From the Guidelines
The patient should increase their Synthroid (levothyroxine) dose to 88 mcg daily and have their TSH and free T4 rechecked in 6 weeks. The patient's thyroid function remains significantly abnormal despite current treatment, with a TSH of 48.72 (still very elevated) and free T4 at the lower end of normal at 0.73. The patient has not followed up with endocrinology as recommended, which is concerning given their history of severe hypothyroidism requiring ICU admission. According to the guidelines for managing immune-related adverse events, including hypothyroidism, as outlined in the Journal of Clinical Oncology 1, patients with symptomatic hypothyroidism or those with TSH levels persistently above 10 mIU/L should be considered for thyroid hormone supplementation.
Key Considerations
- The patient's current TSH level is significantly elevated, indicating inadequate thyroid hormone replacement.
- The previous dose increase to 75 mcg was insufficient to normalize thyroid function, as evidenced by the repeat TSH level of 48.72.
- Increasing to 88 mcg represents a reasonable step-up in dosage that should help lower TSH while monitoring for proper thyroid hormone levels, as suggested by the guideline's management approach for G2 hypothyroidism 1.
- The patient should be strongly encouraged to keep their rescheduled endocrinology appointment on March 6th, as specialized management is important for someone with such severe hypothyroidism.

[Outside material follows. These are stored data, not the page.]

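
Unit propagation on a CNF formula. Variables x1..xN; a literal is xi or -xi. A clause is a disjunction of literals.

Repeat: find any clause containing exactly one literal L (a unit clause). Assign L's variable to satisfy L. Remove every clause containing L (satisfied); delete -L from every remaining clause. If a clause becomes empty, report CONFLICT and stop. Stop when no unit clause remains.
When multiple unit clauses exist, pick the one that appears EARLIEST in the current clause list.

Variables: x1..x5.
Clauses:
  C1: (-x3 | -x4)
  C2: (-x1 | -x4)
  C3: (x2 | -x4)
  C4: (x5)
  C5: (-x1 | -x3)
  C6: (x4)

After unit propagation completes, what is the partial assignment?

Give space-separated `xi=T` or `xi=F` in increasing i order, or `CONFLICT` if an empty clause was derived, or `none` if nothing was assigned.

Answer: x1=F x2=T x3=F x4=T x5=T

Derivation:
unit clause [5] forces x5=T; simplify:
  satisfied 1 clause(s); 5 remain; assigned so far: [5]
unit clause [4] forces x4=T; simplify:
  drop -4 from [-3, -4] -> [-3]
  drop -4 from [-1, -4] -> [-1]
  drop -4 from [2, -4] -> [2]
  satisfied 1 clause(s); 4 remain; assigned so far: [4, 5]
unit clause [-3] forces x3=F; simplify:
  satisfied 2 clause(s); 2 remain; assigned so far: [3, 4, 5]
unit clause [-1] forces x1=F; simplify:
  satisfied 1 clause(s); 1 remain; assigned so far: [1, 3, 4, 5]
unit clause [2] forces x2=T; simplify:
  satisfied 1 clause(s); 0 remain; assigned so far: [1, 2, 3, 4, 5]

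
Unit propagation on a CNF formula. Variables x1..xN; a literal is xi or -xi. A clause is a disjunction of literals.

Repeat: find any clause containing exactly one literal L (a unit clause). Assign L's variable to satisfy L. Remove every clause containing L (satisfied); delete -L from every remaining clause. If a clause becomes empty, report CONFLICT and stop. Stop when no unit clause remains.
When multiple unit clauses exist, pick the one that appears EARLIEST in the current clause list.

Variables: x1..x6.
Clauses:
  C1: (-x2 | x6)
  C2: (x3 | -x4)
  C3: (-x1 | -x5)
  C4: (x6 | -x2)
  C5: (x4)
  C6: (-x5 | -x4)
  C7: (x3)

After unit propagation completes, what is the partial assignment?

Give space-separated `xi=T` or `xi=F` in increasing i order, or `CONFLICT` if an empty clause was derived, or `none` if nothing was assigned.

Answer: x3=T x4=T x5=F

Derivation:
unit clause [4] forces x4=T; simplify:
  drop -4 from [3, -4] -> [3]
  drop -4 from [-5, -4] -> [-5]
  satisfied 1 clause(s); 6 remain; assigned so far: [4]
unit clause [3] forces x3=T; simplify:
  satisfied 2 clause(s); 4 remain; assigned so far: [3, 4]
unit clause [-5] forces x5=F; simplify:
  satisfied 2 clause(s); 2 remain; assigned so far: [3, 4, 5]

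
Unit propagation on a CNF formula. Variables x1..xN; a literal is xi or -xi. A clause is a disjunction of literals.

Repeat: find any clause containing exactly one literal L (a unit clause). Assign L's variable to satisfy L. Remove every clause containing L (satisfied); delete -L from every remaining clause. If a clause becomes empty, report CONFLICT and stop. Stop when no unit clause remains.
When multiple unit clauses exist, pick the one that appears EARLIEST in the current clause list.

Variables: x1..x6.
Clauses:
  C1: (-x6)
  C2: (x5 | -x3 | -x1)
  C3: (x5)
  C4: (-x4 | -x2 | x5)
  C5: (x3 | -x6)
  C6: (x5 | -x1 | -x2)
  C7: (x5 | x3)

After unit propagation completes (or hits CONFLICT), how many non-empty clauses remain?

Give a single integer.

Answer: 0

Derivation:
unit clause [-6] forces x6=F; simplify:
  satisfied 2 clause(s); 5 remain; assigned so far: [6]
unit clause [5] forces x5=T; simplify:
  satisfied 5 clause(s); 0 remain; assigned so far: [5, 6]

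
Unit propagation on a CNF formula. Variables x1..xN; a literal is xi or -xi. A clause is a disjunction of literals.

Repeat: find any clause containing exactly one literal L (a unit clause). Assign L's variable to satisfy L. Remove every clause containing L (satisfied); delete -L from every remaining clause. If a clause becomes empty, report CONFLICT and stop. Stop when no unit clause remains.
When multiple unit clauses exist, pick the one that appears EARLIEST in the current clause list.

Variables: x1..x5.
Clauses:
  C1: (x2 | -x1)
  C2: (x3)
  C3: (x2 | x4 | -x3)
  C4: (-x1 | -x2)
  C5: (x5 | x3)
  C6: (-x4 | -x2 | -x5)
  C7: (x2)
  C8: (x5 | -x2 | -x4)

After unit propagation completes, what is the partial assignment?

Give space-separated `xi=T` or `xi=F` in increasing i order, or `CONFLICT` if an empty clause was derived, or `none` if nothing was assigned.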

- Untreated or undertreated hypothyroidism can lead to serious complications including myxedema coma, cardiovascular issues, and cognitive impairment, highlighting the importance of achieving proper thyroid hormone replacement and regular monitoring, as emphasized in the guidelines for G3-4 hypothyroidism management 1.
Monitoring and Follow-Up
- Regular monitoring of TSH and free T4 levels is essential to adjust the levothyroxine dose as needed and to prevent complications associated with hypothyroidism.
- The patient's response to the increased dose should be closely monitored, with adjustments made according to the guidelines for managing hypothyroidism in patients treated with immune checkpoint inhibitor therapy 1.
From the FDA Drug Label
The general aim of therapy is to normalize the serum TSH level TSH may not normalize in some patients due to in utero hypothyroidism causing a resetting of pituitary-thyroid feedback. Failure of the serum T4 to increase into the upper half of the normal range within 2 weeks of initiation of levothyroxine sodium therapy and/or of the serum TSH to decrease below 20 IU per litre within 4 weeks may indicate the patient is not receiving adequate therapy Assess compliance, dose of medication administered, and method of administration prior to increasing the dose of levothyroxine sodium
The patient's TSH level is 48.72, which is not normalized. Given that the patient's free T4 is 0.73, which is within the normal range, but the TSH is elevated, it suggests that the patient may not be receiving adequate therapy. The next step would be to assess compliance and consider increasing the dose of levothyroxine sodium, as the current dose may not be sufficient to normalize the TSH level 2.
From the Research
Patient's Condition
- The patient was hospitalized for altered mental status and found to be in profound hypothyroidism with a TSH level in the 90s.
- She was treated with IV levothyroxine and her repeat TSH was elevated at 39.48, with normal free T4.
- The patient's TSH level continued to be elevated, with a repeat TSH of 48.72 and free thyroxine at 0.73.
Treatment Considerations
- According to 3, the goal of treatment for hypothyroidism is to normalize signs and symptoms, as well as to achieve thyroid-stimulating hormone (TSH) concentrations within the reference range.
- The standard treatment for hypothyroidism is levothyroxine (LT4) monotherapy, with the biochemical treatment goal being a TSH level within the reference range (0.4-4.0 mU/L) 4.
- For patients with persistent symptoms despite optimal T4 treatment, a trial of liothyronine (LT3) added to LT4 may be considered, especially if polymorphism of the deiodinase 2 (D2) genes is documented 3.
- However, the use of LT3 in hypothyroidism remains controversial, and numerous randomized trials have failed to show a benefit of treatment regimens that combine LT3 with LT4 over LT4 monotherapy 5.
Management Options
- The patient's elevated TSH level despite treatment with levothyroxine suggests that her hypothyroidism is not adequately controlled.
- Increasing the dose of levothyroxine, as suggested by Dr. Khan, may be a reasonable next step, with the goal of achieving a TSH level within the reference range.
- However, if the patient's symptoms persist despite optimal T4 treatment, a trial of combination therapy with LT4 and LT3 may be considered, as suggested by 6.
- It is essential to carefully monitor the patient's TSH and free thyroxine levels, as well as her symptoms, to determine the best course of treatment.